Los números que las empresas suelen ignorar
Según la Organización Mundial de la Salud, la depresión y la ansiedad cuestan a la economía global aproximadamente 1 billón de dólares al año en pérdida de productividad. En Colombia, el ausentismo relacionado con problemas de salud mental es una de las principales causas de pérdida de días laborales, aunque rara vez se nombra como tal.
Las empresas invierten en capacitación técnica, en tecnología, en infraestructura. Pero cuando se trata del bienestar emocional de sus equipos, muchas aún lo consideran un "extra" o algo que le corresponde a cada persona manejar por su cuenta.
¿Qué es realmente el burnout y por qué debería preocuparte?
El burnout —o síndrome de agotamiento profesional— fue reconocido por la OMS como un fenómeno ocupacional en 2019. No es simplemente cansancio. Es un estado de agotamiento crónico que incluye:
- Sentimiento de distanciamiento o cinismo frente al trabajo.
- Reducción significativa de la eficacia profesional.
- Agotamiento emocional persistente que no se recupera con el descanso.
Una persona en burnout no está "siendo dramática". Está en un estado de colapso que afecta su salud, su trabajo y sus relaciones.
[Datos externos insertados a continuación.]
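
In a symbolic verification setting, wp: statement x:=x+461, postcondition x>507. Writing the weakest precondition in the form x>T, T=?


Formula: wp(x:=E, P) = P[E/x] (substitute E for x in postcondition)
Step 1: Postcondition: x>507
Step 2: Substitute x+461 for x: x+461>507
Step 3: Solve for x: x > 507-461 = 46

46


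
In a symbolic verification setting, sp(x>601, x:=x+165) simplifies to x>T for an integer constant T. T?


Formula: sp(P, x:=E) = exists old_x. (x = E[old_x/x]) AND P[old_x/x] (old_x is the value of x before the assignment; eliminate old_x by solving x = E[old_x/x] for old_x)
Step 1: Precondition P: x>601, i.e. old_x > 601
Step 2: Assignment gives x = old_x + 165, so old_x = x - 165
Step 3: Substitute into P: x - 165 > 601
Step 4: Simplify: x > 601+165 = 766

766


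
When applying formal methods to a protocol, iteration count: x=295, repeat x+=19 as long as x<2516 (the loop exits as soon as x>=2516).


Step 1: x goes from 295 toward 2516 by 19; the body runs while x<2516, so iterations = ceil((bound-start)/step)
Step 2: Distance=2221
Step 3: ceil(2221/19)=117

117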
Y cuando llega a ese punto, la recuperación toma tiempo y recursos.
Lo que sí puede hacer una empresa
No se trata de hacer una charla de "mindfulness" una vez al año y considerarlo suficiente. El bienestar emocional real en las organizaciones requiere una mirada más integral:
- Espacios de acompañamiento psicológico: individuales o grupales, que permitan a los colaboradores trabajar sus emociones, su comunicación y su bienestar.
- Talleres de habilidades emocionales: regulación del estrés, comunicación asertiva, manejo de conflictos.
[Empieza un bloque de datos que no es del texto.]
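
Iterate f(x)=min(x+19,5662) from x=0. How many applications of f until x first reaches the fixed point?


Step 1: x=0, cap=5662, increment=19
Step 2: x grows by 19 each step until capped at 5662; fixed point is x=5662
Step 3: iterations = ceil(5662/19) = 298

298


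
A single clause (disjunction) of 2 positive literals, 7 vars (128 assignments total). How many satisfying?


Step 1: Total=2^7=128
Step 2: Unsat when all 2 false: 2^5=32
Step 3: Sat=128-32=96

96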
- Cultura organizacional saludable: líderes que modelen el bienestar, políticas que respeten la vida personal, comunicación horizontal.
- Intervención temprana: no esperar a que los equipos estén en crisis para actuar.
El retorno de inversión del bienestar emocional
Un equipo emocionalmente sano es más creativo, comete menos errores, tiene menor ausentismo y genera mejores relaciones con clientes y compañeros. La inversión en salud mental tiene un retorno real: estudios de la OMS estiman que por cada dólar invertido en tratamiento de salud mental en el trabajo, se obtienen cuatro dólares de retorno en productividad.